Dias Tóffoli assumiu a Presidência da Suprema Côrte em 13 de setembro.... mais coerente se fosse no dia 11 DE SETEMBRO.
Infelizmente, seu histórico de cooperação jurídica e de decisões em favor de causas não muito democráticas, em que os pareceres deveriam estar mais alinhados com o anseio da maioria do povo brasileiro, pode significar constrangimento ao Poder Judiciário (se é que isso é possível), por provocar uma insegurança jurídica quanto a sentenças já proferidas e homologadas pelo Supremo. Sentenças essas que podem ser revogadas, levando à soltura de inúmeros condenados, incluido o maior deles... O BARBA...
A possibilidade é real e não um devaneio de um BOLSONARISTA como eu. Basta conferir na mídia a extensa lista de beneficiados com Habeas Corpus emitidos pela segunda turma daquela Côrte, incluido aí, condenados em segunda instância e com penas múltiplas, por vários delitos, mas que continuam gozando de liberdade por infindáveis ações protelatórias que são abonadas pelos meritíssimos juízes. Nesse rol, consta inclusive um "COMPADRE" do Gilmar, juiz que julgou o pedido de liberdade da prisão temporária, dizendo-se não impedido de tal julgamento, pela afinidade, e posicionado-se favorável ao réu.
Pra piorar, e "por incrível que preça", 99% dos liberados são e estão, em algum nível de relacionamento, ligados ao PT. Seja por coligações partidárias, seja por meio doações ilícitas ou por ações administrativas espúrias, TODOS tem um elo forte com o Partido dos Trabalhadores (trabalhadores???). Aí também outro fato ridículo mas explícito: entre os envolvidos em crime contra a Administração e o Patrimônio Público, estão partidos que JURAM DE PÉS JUNTO fazerem oposição as esquerdas e as ideologias que contaminaram o caráter do cidadão de bem. O PSDB é o maior deles e decepção nacional, não maior que o Partido Traidor dos trabalhadores brasileiros, mas tão sujo quanto.

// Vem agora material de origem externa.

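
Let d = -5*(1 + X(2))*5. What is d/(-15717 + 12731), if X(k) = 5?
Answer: 75/1493 ≈ 0.050234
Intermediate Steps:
d = -150 (d = -5*(1 + 5)*5 = -5*6*5 = -1*30*5 = -30*5 = -150)
d/(-15717 + 12731) = -150/(-15717 + 12731) = -150/(-2986) = -1/2986*(-150) = 75/1493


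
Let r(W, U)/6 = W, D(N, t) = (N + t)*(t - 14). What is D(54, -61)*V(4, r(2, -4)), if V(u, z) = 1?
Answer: 525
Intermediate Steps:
D(N, t) = (-14 + t)*(N + t) (D(N, t) = (N + t)*(-14 + t) = (-14 + t)*(N + t))
r(W, U) = 6*W
D(54, -61)*V(4, r(2, -4)) = ((-61)² - 14*54 - 14*(-61) + 54*(-61))*1 = (3721 - 756 + 854 - 3294)*1 = 525*1 = 525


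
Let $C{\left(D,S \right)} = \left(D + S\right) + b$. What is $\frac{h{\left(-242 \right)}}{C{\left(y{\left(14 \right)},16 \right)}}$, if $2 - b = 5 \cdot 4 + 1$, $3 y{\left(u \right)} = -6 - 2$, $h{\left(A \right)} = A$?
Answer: $\frac{726}{17} \approx 42.706$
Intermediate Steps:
$y{\left(u \right)} = - \frac{8}{3}$ ($y{\left(u \right)} = \frac{-6 - 2}{3} = \frac{1}{3} \left(-8\right) = - \frac{8}{3}$)
$b = -19$ ($b = 2 - \left(5 \cdot 4 + 1\right) = 2 - \left(20 + 1\right) = 2 - 21 = -19$)
$C{\left(D,S \right)} = -19 + D + S$ ($C{\left(D,S \right)} = \left(D + S\right) - 19 = -19 + D + S$)
$\frac{h{\left(-242 \right)}}{C{\left(y{\left(14 \right)},16 \right)}} = - \frac{242}{-19 - \frac{8}{3} + 16} = - \frac{242}{- \frac{17}{3}} = \left(-242\right) \left(- \frac{3}{17}\right) = \frac{726}{17}$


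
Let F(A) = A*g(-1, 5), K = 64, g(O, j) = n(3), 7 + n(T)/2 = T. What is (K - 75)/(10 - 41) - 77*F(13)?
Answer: 248259/31 ≈ 8008.4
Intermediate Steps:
n(T) = -14 + 2*T
g(O, j) = -8 (g(O, j) = -14 + 2*3 = -14 + 6 = -8)
F(A) = -8*A (F(A) = A*(-8) = -8*A)
(K - 75)/(10 - 41) - 77*F(13) = (64 - 75)/(10 - 41) - (-616)*13 = -11/(-31) - 77*(-104) = -11*(-1/31) + 8008 = 11/31 + 8008 = 248259/31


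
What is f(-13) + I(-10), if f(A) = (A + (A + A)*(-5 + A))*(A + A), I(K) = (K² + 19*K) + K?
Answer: -11930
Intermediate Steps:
I(K) = K² + 20*K
f(A) = 2*A*(A + 2*A*(-5 + A)) (f(A) = (A + (2*A)*(-5 + A))*(2*A) = (A + 2*A*(-5 + A))*(2*A) = 2*A*(A + 2*A*(-5 + A)))
f(-13) + I(-10) = (-13)²*(-18 + 4*(-13)) - 10*(20 - 10) = 169*(-18 - 52) - 10*10 = 169*(-70) - 100 = -11830 - 100 = -11930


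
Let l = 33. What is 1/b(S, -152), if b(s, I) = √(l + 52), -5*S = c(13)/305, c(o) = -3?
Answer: √85/85 ≈ 0.10847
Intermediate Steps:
S = 3/1525 (S = -(-3)/(5*305) = -⅕*(-3/305) = 3/1525 ≈ 0.0019672)
b(s, I) = √85 (b(s, I) = √(33 + 52) = √85)
1/b(S, -152) = 1/(√85) = √85/85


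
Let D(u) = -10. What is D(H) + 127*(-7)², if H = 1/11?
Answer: 6213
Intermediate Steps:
H = 1/11 ≈ 0.090909
D(H) + 127*(-7)² = -10 + 127*(-7)² = -10 + 127*49 = -10 + 6223 = 6213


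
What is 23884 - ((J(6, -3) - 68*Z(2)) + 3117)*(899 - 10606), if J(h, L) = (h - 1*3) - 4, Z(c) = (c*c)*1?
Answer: 27630592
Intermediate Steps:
Z(c) = c² (Z(c) = c²*1 = c²)
J(h, L) = -7 + h (J(h, L) = (h - 3) - 4 = (-3 + h) - 4 = -7 + h)
23884 - ((J(6, -3) - 68*Z(2)) + 3117)*(899 - 10606) = 23884 - (((-7 + 6) - 68*2²) + 3117)*(899 - 10606) = 23884 - ((-1 - 68*4) + 3117)*(-9707) = 23884 - ((-1 - 272) + 3117)*(-9707) = 23884 - (-273 + 3117)*(-9707) = 23884 - 2844*(-9707) = 23884 - 1*(-27606708) = 23884 + 27606708 = 27630592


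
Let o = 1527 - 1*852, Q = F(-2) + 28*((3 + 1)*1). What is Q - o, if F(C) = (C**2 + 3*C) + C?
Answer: -567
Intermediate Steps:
F(C) = C**2 + 4*C
Q = 108 (Q = -2*(4 - 2) + 28*((3 + 1)*1) = -2*2 + 28*(4*1) = -4 + 28*4 = -4 + 112 = 108)
o = 675 (o = 1527 - 852 = 675)
Q - o = 108 - 1*675 = 108 - 675 = -567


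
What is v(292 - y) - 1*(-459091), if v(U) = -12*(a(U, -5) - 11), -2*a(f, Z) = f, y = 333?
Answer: 458977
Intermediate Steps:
a(f, Z) = -f/2
v(U) = 132 + 6*U (v(U) = -12*(-U/2 - 11) = -12*(-11 - U/2) = 132 + 6*U)
v(292 - y) - 1*(-459091) = (132 + 6*(292 - 1*333)) - 1*(-459091) = (132 + 6*(292 - 333)) + 459091 = (132 + 6*(-41)) + 459091 = (132 - 246) + 459091 = -114 + 459091 = 458977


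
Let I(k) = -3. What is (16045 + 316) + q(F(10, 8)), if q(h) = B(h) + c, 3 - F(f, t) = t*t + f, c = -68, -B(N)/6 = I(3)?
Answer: 16311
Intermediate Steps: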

Esse é o momento de nós deixarmos nosso EGO de lado e começarmos a pensar como um todo, como um povo só. O sociólogo polonês Zygmunt Bauman (1925-2017), bem expressou: vivemos tempos de modernidade líquida, em que deixamos de lado a solidez dos relacionamentos e da construção coletiva para vivermos a liquidez da lógica do consumo, do gozo e da artificialidade imediatos, que se manifestam no cotidiano em diversos contextos, como por exemplo, nas relações de trabalho, nos relacionamentos afetivos pessoais e sociais, na maneira como as identidades se constroem, etc. Esse legado de egocentrismo que manchou o ORGULHO DE UMA NAÇÃO, fica na história como sendo de propriedade daqueles que preferiram e buscaram a satisfação e a realização pessoal ignorando e abandonando o POVO ao qual representavam.
BRASIL ACIMA DE TUDO, DEUS ACIMA DE TODOS!!!